September 18, 2021 - February 20, 2022 Weisel and Kelly Galleries
“Illustration, like translation, is risky business… At worst, illustrations can sidetrack the reader by introducing ideas or images that change the meaning of the text, skew its tone, diminish its impact. At its best, though, illustration is a reinvention.’’ - Michael Mazur
The Inferno is the first and most familiar of the three sections of The Divine Comedy, a narrative poem written in the early 14th century by the Italian poet Dante Alighieri. The poem recounts a journey that defines the human condition. Told in the first person, it follows Dante and his guide, the Roman poet Virgil, as they travel through Hell, Purgatory, and eventually Paradise. The Inferno is an exploration of sin, weakness, despair, sadness, and loss. Countless artists have been inspired by The Divine Comedy, including Gustave Doré, William Blake, and Auguste Rodin.
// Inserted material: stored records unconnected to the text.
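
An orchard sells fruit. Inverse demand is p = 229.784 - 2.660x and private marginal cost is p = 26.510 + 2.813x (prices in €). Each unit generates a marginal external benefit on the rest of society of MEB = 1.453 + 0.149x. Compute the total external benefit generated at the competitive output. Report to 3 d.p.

€156.737

Market equilibrium (private): 26.510 + 2.813x = 229.784 - 2.660x → x_m = 37.1412.
Total external benefit = ∫₀^{x_m} (1.453 + 0.149x) dx = 1.453×37.1412 + ½×0.149×37.1412² = 156.7366.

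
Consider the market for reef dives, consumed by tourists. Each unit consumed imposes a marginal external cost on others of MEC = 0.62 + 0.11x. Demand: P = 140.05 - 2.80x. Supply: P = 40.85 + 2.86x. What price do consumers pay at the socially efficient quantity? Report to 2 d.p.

Social marginal benefit = demand − MEC = 139.43 - 2.91x.
Set SMB = MC: 139.43 - 2.91x = 40.85 + 2.86x → x* = 17.0849.
Consumer price on the demand curve at x*: 140.05 − 2.80×17.0849 = 92.2123.

P = 92.21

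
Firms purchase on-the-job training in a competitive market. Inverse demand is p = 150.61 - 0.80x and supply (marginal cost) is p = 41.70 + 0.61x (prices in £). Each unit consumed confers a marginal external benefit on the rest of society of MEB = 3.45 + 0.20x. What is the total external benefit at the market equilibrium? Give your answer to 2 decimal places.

Market equilibrium (private): 41.70 + 0.61x = 150.61 - 0.80x → x_m = 77.2411.
Total external benefit = ∫₀^{x_m} (3.45 + 0.20x) dx = 3.45×77.2411 + ½×0.20×77.2411² = 863.1005.

£863.10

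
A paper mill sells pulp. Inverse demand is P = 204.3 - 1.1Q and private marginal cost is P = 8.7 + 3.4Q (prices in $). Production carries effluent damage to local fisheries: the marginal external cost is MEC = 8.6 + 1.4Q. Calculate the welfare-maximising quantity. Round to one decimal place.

Q* = 31.7

Social marginal cost = private MC + MEC = 17.3 + 4.8Q.
Set SMC = demand: 17.3 + 4.8Q = 204.3 - 1.1Q → Q* = 31.6949.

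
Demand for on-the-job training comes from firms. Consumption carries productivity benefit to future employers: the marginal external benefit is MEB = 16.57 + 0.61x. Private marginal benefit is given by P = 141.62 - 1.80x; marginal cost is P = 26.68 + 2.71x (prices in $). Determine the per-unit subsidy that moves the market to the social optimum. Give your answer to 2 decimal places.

Social marginal benefit = demand + MEB = 158.19 - 1.19x.
Set SMB = MC: 158.19 - 1.19x = 26.68 + 2.71x → x* = 33.7205.
The Pigouvian subsidy equals MEB at x*: 16.57 + 0.61×33.7205 = 37.1395.

subsidy = $37.14 per unit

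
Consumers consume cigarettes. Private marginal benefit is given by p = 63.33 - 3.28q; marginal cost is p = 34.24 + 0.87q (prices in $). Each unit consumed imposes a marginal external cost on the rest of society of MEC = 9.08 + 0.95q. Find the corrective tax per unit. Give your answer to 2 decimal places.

Social marginal benefit = demand − MEC = 54.25 - 4.23q.
Set SMB = MC: 54.25 - 4.23q = 34.24 + 0.87q → q* = 3.9235.
The Pigouvian tax equals MEC at q*: 9.08 + 0.95×3.9235 = 12.8073.

tax = $12.81 per unit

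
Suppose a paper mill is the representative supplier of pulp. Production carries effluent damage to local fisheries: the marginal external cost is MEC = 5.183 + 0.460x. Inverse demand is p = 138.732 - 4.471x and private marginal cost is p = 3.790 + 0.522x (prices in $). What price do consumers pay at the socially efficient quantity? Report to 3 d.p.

P = $32.341

Social marginal cost = private MC + MEC = 8.973 + 0.982x.
Set SMC = demand: 8.973 + 0.982x = 138.732 - 4.471x → x* = 23.7959.
Consumer price on the demand curve at x*: 138.732 − 4.471×23.7959 = 32.3405.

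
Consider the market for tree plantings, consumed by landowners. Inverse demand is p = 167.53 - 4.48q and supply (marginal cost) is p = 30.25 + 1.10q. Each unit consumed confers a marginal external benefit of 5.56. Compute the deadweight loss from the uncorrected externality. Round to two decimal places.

DWL = 2.77

Market equilibrium (private): 30.25 + 1.10q = 167.53 - 4.48q → q_m = 24.6022.
Social marginal benefit = demand + MEB = 173.09 - 4.48q.
Set SMB = MC: 173.09 - 4.48q = 30.25 + 1.10q → q* = 25.5986.
The loss is the area between SMB and MC from q* to q_m; with linear curves that's a triangle of height MEB(q_m).
DWL = ½ × 0.9964 × 5.5600 = 2.7700.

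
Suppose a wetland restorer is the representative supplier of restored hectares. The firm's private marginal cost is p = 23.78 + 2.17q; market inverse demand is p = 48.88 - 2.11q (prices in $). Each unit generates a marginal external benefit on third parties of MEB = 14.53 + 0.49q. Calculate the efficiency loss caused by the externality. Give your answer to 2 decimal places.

DWL = $39.96

Market equilibrium (private): 23.78 + 2.17q = 48.88 - 2.11q → q_m = 5.8645.
Social marginal cost = private MC − MEB = 9.25 + 1.68q.
Set SMC = demand: 9.25 + 1.68q = 48.88 - 2.11q → q* = 10.4565.
Between q* and q_m the wedge demand − SMC runs linearly from 0 to MEB(q_m), so the loss is a triangle.
DWL = ½ × 4.5920 × 17.4036 = 39.9587.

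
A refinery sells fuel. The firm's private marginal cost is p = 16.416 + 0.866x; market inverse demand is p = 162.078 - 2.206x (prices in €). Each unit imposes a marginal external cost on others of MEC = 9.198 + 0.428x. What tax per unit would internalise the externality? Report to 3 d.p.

tax = €25.886 per unit

Social marginal cost = private MC + MEC = 25.614 + 1.294x.
Set SMC = demand: 25.614 + 1.294x = 162.078 - 2.206x → x* = 38.9897.
The Pigouvian tax equals MEC at x*: 9.198 + 0.428×38.9897 = 25.8856.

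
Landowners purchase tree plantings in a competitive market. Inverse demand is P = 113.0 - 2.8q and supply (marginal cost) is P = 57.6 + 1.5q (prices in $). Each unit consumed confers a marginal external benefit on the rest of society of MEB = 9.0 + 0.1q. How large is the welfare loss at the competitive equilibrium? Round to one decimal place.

DWL = $12.6

Market equilibrium (private): 57.6 + 1.5q = 113.0 - 2.8q → q_m = 12.8837.
Social marginal benefit = demand + MEB = 122.0 - 2.7q.
Set SMB = MC: 122.0 - 2.7q = 57.6 + 1.5q → q* = 15.3333.
Between q* and q_m the wedge SMB − MC runs linearly from 0 to MEB(q_m), so the loss is a triangle.
DWL = ½ × 2.4496 × 10.2884 = 12.6012.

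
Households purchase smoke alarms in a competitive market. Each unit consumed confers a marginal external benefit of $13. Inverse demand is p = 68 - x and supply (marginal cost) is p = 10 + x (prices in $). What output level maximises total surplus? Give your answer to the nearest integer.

Social marginal benefit = demand + MEB = 81 - x.
Set SMB = MC: 81 - x = 10 + x → x* = 35.5000.

x* = 36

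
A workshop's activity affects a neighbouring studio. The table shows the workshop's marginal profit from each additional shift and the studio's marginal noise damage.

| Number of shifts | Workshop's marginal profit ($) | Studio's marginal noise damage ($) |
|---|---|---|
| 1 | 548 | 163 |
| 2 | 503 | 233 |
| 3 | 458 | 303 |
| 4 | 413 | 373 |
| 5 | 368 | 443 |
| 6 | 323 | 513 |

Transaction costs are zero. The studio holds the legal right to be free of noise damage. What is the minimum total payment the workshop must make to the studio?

$1072

Efficient level: marginal profit ≥ marginal noise damage through level 4, so k* = 4.
With the studio holding the right, the workshop must at least compensate total damage at k*: 163 + 233 + 303 + 373 = 1072.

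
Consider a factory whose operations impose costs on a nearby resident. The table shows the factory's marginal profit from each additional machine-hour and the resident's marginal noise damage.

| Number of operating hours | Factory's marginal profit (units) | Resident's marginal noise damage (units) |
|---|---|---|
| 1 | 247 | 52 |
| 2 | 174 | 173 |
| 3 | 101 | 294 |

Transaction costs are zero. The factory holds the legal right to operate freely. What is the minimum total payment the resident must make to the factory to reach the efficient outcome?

Left alone the factory would choose level 3 (marginal profit stays positive).
Efficient level: k* = 2 (marginal profit ≥ marginal noise damage through 2).
The resident must at least cover the factory's forgone profit from cutting 3→2: 101 = 101.

101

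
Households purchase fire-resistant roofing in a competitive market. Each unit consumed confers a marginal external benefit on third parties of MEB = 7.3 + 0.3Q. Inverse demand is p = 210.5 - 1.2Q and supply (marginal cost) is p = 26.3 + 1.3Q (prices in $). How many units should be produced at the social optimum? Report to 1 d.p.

Q* = 87.0

Social marginal benefit = demand + MEB = 217.8 - 0.9Q.
Set SMB = MC: 217.8 - 0.9Q = 26.3 + 1.3Q → Q* = 87.0455.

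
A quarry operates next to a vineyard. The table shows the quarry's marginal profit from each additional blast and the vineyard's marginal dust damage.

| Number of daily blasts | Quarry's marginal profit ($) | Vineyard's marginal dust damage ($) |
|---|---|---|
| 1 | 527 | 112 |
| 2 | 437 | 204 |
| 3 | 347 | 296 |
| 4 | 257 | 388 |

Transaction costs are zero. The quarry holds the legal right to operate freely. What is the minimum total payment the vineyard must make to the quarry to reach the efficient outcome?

$257

Left alone the quarry would choose level 4 (marginal profit stays positive).
Efficient level: k* = 3 (marginal profit ≥ marginal dust damage through 3).
The vineyard must at least cover the quarry's forgone profit from cutting 4→3: 257 = 257.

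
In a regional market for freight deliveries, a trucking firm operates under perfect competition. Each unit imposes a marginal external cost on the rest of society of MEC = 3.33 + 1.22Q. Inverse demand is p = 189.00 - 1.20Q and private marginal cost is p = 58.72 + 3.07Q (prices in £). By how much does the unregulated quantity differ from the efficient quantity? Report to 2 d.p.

Market equilibrium (private): 58.72 + 3.07Q = 189.00 - 1.20Q → Q_m = 30.5105.
Social marginal cost = private MC + MEC = 62.05 + 4.29Q.
Set SMC = demand: 62.05 + 4.29Q = 189.00 - 1.20Q → Q* = 23.1239.
Gap = |30.5105 − 23.1239| = 7.3866.

7.39 units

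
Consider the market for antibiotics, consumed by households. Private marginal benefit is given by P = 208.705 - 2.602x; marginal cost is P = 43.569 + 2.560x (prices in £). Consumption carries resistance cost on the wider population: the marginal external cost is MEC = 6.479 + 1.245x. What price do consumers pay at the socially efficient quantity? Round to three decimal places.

Social marginal benefit = demand − MEC = 202.226 - 3.847x.
Set SMB = MC: 202.226 - 3.847x = 43.569 + 2.560x → x* = 24.7631.
Consumer price on the demand curve at x*: 208.705 − 2.602×24.7631 = 144.2714.

P = £144.271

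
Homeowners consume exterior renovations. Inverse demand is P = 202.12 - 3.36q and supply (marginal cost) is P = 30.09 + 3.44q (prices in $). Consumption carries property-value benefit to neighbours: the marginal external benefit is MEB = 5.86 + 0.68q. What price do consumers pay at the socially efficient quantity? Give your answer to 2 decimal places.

Social marginal benefit = demand + MEB = 207.98 - 2.68q.
Set SMB = MC: 207.98 - 2.68q = 30.09 + 3.44q → q* = 29.0670.
Consumer price on the demand curve at q*: 202.12 − 3.36×29.0670 = 104.4549.

P = $104.45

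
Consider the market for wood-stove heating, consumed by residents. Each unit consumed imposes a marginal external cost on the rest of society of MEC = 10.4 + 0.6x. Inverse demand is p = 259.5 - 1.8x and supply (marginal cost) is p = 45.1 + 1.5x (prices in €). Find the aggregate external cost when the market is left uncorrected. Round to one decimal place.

Market equilibrium (private): 45.1 + 1.5x = 259.5 - 1.8x → x_m = 64.9697.
Total external cost = ∫₀^{x_m} (10.4 + 0.6x) dx = 10.4×64.9697 + ½×0.6×64.9697² = 1942.0035.

€1942.0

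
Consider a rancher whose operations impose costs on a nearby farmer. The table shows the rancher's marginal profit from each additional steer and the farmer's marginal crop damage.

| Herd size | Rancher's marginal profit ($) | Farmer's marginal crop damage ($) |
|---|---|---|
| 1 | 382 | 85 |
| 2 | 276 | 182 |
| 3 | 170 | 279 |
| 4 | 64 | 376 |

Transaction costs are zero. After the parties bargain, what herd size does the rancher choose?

2

Bargaining reaches the level where marginal profit last exceeds marginal crop damage.
That holds through level 2 (276 ≥ 182) but not at 3 (170 < 279).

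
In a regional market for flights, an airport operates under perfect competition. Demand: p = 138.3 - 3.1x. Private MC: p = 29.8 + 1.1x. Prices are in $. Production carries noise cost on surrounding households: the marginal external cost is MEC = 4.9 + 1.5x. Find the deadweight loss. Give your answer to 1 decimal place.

DWL = $167.1

Market equilibrium (private): 29.8 + 1.1x = 138.3 - 3.1x → x_m = 25.8333.
Social marginal cost = private MC + MEC = 34.7 + 2.6x.
Set SMC = demand: 34.7 + 2.6x = 138.3 - 3.1x → x* = 18.1754.
The loss is the area between SMC and demand from x* to x_m; with linear curves that's a triangle of height MEC(x_m).
DWL = ½ × 7.6579 × 43.6500 = 167.1337.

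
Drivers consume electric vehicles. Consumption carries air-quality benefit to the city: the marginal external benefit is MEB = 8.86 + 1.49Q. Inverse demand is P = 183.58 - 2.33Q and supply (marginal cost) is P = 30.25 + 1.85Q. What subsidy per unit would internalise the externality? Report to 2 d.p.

Social marginal benefit = demand + MEB = 192.44 - 0.84Q.
Set SMB = MC: 192.44 - 0.84Q = 30.25 + 1.85Q → Q* = 60.2937.
The Pigouvian subsidy equals MEB at Q*: 8.86 + 1.49×60.2937 = 98.6976.

subsidy = 98.70 per unit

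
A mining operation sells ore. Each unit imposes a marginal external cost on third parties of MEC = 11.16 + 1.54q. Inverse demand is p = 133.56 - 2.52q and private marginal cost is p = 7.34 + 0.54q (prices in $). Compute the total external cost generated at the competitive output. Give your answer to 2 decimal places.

$1770.43

Market equilibrium (private): 7.34 + 0.54q = 133.56 - 2.52q → q_m = 41.2484.
Total external cost = ∫₀^{q_m} (11.16 + 1.54q) dq = 11.16×41.2484 + ½×1.54×41.2484² = 1770.4336.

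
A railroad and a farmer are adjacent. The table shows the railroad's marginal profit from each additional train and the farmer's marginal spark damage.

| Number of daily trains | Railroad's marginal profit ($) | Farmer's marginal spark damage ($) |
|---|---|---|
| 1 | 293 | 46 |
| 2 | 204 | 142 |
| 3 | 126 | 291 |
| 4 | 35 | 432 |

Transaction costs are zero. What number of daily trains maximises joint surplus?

Bargaining reaches the level where marginal profit last exceeds marginal spark damage.
That holds through level 2 (204 ≥ 142) but not at 3 (126 < 291).

2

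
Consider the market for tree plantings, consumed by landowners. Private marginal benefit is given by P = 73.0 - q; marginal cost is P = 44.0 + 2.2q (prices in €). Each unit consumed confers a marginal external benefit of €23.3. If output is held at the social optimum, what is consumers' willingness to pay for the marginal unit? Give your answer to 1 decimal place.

P = €56.7

Social marginal benefit = demand + MEB = 96.3 - q.
Set SMB = MC: 96.3 - q = 44.0 + 2.2q → q* = 16.3438.
Consumer price on the demand curve at q*: 73.0 − 1.0×16.3438 = 56.6562.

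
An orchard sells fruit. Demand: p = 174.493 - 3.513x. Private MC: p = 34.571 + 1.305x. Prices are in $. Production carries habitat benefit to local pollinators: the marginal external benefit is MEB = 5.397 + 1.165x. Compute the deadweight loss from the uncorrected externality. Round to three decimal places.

Market equilibrium (private): 34.571 + 1.305x = 174.493 - 3.513x → x_m = 29.0415.
Social marginal cost = private MC − MEB = 29.174 + 0.140x.
Set SMC = demand: 29.174 + 0.140x = 174.493 - 3.513x → x* = 39.7807.
Height of the DWL triangle at x_m is demand(x_m) − SMC(x_m) = MEB(x_m) = 39.2304.
DWL = ½ × 10.7392 × 39.2304 = 210.6516.

DWL = $210.652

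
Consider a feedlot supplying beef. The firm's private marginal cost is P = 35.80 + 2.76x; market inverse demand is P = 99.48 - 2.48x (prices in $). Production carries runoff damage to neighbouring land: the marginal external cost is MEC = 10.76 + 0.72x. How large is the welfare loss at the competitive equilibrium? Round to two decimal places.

Market equilibrium (private): 35.80 + 2.76x = 99.48 - 2.48x → x_m = 12.1527.
Social marginal cost = private MC + MEC = 46.56 + 3.48x.
Set SMC = demand: 46.56 + 3.48x = 99.48 - 2.48x → x* = 8.8792.
Height of the DWL triangle at x_m is SMC(x_m) − demand(x_m) = MEC(x_m) = 19.5099.
DWL = ½ × 3.2735 × 19.5099 = 31.9328.

DWL = $31.93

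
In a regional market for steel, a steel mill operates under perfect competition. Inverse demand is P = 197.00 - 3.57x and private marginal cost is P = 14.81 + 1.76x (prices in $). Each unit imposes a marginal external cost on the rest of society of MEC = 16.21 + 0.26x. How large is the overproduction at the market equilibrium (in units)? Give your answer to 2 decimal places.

Market equilibrium (private): 14.81 + 1.76x = 197.00 - 3.57x → x_m = 34.1820.
Social marginal cost = private MC + MEC = 31.02 + 2.02x.
Set SMC = demand: 31.02 + 2.02x = 197.00 - 3.57x → x* = 29.6923.
Gap = |34.1820 − 29.6923| = 4.4897.

4.49 units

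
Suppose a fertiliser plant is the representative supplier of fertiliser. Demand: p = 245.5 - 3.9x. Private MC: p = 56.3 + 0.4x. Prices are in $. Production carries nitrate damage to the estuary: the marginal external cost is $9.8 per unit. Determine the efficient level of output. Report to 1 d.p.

x* = 41.7

Social marginal cost = private MC + MEC = 66.1 + 0.4x.
Set SMC = demand: 66.1 + 0.4x = 245.5 - 3.9x → x* = 41.7209.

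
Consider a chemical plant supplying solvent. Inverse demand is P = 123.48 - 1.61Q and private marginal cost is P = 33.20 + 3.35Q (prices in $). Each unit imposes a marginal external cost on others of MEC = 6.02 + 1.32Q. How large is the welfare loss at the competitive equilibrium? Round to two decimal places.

DWL = $71.88

Market equilibrium (private): 33.20 + 3.35Q = 123.48 - 1.61Q → Q_m = 18.2016.
Social marginal cost = private MC + MEC = 39.22 + 4.67Q.
Set SMC = demand: 39.22 + 4.67Q = 123.48 - 1.61Q → Q* = 13.4172.
The loss is the area between SMC and demand from Q* to Q_m; with linear curves that's a triangle of height MEC(Q_m).
DWL = ½ × 4.7844 × 30.0461 = 71.8763.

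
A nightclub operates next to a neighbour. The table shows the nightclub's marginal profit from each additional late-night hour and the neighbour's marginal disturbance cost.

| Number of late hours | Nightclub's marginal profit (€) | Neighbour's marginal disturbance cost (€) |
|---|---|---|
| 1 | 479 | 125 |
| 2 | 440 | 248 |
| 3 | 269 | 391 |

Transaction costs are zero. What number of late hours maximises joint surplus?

Bargaining reaches the level where marginal profit last exceeds marginal disturbance cost.
That holds through level 2 (440 ≥ 248) but not at 3 (269 < 391).

2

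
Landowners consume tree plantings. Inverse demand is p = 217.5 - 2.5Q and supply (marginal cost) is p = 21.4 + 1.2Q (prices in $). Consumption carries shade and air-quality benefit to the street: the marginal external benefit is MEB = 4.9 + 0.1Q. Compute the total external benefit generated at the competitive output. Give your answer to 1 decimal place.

Market equilibrium (private): 21.4 + 1.2Q = 217.5 - 2.5Q → Q_m = 53.0000.
Total external benefit = ∫₀^{Q_m} (4.9 + 0.1Q) dQ = 4.9×53.0000 + ½×0.1×53.0000² = 400.1500.

$400.2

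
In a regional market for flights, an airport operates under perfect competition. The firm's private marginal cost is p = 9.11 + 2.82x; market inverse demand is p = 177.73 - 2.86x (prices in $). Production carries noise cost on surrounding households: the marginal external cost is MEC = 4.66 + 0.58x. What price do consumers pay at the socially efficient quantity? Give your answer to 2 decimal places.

P = $102.82

Social marginal cost = private MC + MEC = 13.77 + 3.40x.
Set SMC = demand: 13.77 + 3.40x = 177.73 - 2.86x → x* = 26.1917.
Consumer price on the demand curve at x*: 177.73 − 2.86×26.1917 = 102.8217.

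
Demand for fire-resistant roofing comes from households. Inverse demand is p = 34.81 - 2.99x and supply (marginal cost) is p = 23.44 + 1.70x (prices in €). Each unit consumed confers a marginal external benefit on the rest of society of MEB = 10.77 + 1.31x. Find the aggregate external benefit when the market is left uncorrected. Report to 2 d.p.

Market equilibrium (private): 23.44 + 1.70x = 34.81 - 2.99x → x_m = 2.4243.
Total external benefit = ∫₀^{x_m} (10.77 + 1.31x) dx = 10.77×2.4243 + ½×1.31×2.4243² = 29.9593.

€29.96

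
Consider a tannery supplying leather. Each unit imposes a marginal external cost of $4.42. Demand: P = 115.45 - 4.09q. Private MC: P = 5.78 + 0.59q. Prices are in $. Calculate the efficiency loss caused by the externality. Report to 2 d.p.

Market equilibrium (private): 5.78 + 0.59q = 115.45 - 4.09q → q_m = 23.4338.
Social marginal cost = private MC + MEC = 10.20 + 0.59q.
Set SMC = demand: 10.20 + 0.59q = 115.45 - 4.09q → q* = 22.4893.
The loss is the area between SMC and demand from q* to q_m; with linear curves that's a triangle of height MEC(q_m).
DWL = ½ × 0.9445 × 4.4200 = 2.0873.

DWL = $2.09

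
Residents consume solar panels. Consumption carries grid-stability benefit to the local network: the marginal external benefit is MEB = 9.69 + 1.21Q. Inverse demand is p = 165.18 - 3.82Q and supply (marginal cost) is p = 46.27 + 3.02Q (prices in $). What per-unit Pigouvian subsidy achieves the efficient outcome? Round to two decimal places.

Social marginal benefit = demand + MEB = 174.87 - 2.61Q.
Set SMB = MC: 174.87 - 2.61Q = 46.27 + 3.02Q → Q* = 22.8419.
The Pigouvian subsidy equals MEB at Q*: 9.69 + 1.21×22.8419 = 37.3287.

subsidy = $37.33 per unit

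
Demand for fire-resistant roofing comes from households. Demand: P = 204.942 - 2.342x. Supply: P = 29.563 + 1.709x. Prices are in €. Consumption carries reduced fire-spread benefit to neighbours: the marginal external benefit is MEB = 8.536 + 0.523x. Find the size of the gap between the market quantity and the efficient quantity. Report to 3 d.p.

8.837 units

Market equilibrium (private): 29.563 + 1.709x = 204.942 - 2.342x → x_m = 43.2928.
Social marginal benefit = demand + MEB = 213.478 - 1.819x.
Set SMB = MC: 213.478 - 1.819x = 29.563 + 1.709x → x* = 52.1301.
Gap = |43.2928 − 52.1301| = 8.8373.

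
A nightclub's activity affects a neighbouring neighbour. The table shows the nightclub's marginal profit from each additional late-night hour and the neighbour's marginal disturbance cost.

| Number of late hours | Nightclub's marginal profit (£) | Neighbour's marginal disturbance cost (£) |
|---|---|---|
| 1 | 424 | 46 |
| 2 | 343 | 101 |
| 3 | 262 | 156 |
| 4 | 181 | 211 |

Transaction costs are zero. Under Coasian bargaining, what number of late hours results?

Bargaining reaches the level where marginal profit last exceeds marginal disturbance cost.
That holds through level 3 (262 ≥ 156) but not at 4 (181 < 211).

3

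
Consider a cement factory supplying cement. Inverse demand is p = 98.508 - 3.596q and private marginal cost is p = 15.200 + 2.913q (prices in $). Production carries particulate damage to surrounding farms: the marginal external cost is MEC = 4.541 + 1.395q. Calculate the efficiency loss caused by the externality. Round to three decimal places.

DWL = $31.728

Market equilibrium (private): 15.200 + 2.913q = 98.508 - 3.596q → q_m = 12.7989.
Social marginal cost = private MC + MEC = 19.741 + 4.308q.
Set SMC = demand: 19.741 + 4.308q = 98.508 - 3.596q → q* = 9.9655.
Between q* and q_m the wedge SMC − demand runs linearly from 0 to MEC(q_m), so the loss is a triangle.
DWL = ½ × 2.8334 × 22.3955 = 31.7277.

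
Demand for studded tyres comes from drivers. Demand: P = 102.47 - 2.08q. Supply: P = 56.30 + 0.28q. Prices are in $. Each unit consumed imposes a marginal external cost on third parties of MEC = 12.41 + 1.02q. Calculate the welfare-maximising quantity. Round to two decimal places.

q* = 9.99

Social marginal benefit = demand − MEC = 90.06 - 3.10q.
Set SMB = MC: 90.06 - 3.10q = 56.30 + 0.28q → q* = 9.9882.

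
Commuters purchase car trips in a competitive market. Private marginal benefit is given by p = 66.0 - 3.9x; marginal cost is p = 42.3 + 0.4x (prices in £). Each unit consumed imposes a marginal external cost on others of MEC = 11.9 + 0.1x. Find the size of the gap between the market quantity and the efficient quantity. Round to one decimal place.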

Painter and printmaker Michael Mazur had a lifelong fascination with the poem. In the early 1990s, Mazur and longtime friend poet Robert Pinsky (U.S. Poet Laureate 1997-2000) collaborated on the production of a new illustrated translation of The Inferno pairing Mazur’s monotypes with Pinsky’s translations. This initial project was later expanded into a portfolio of etchings.
Traditionally, illustrations of the poem have included the figures of Dante and Virgil. Notably, Mazur chose “absolutely not to put Dante and Virgil in these images. I wanted to show the things they saw, not to show them seeing – so that there would be no distance between you and the image.” The resulting portfolio, shown in its entirety here, includes 41 etchings paired with the relevant excerpted portions of Dante’s poem in Italian with Pinsky’s English translations.
This exhibition is pulled from the Museum's permanent collection.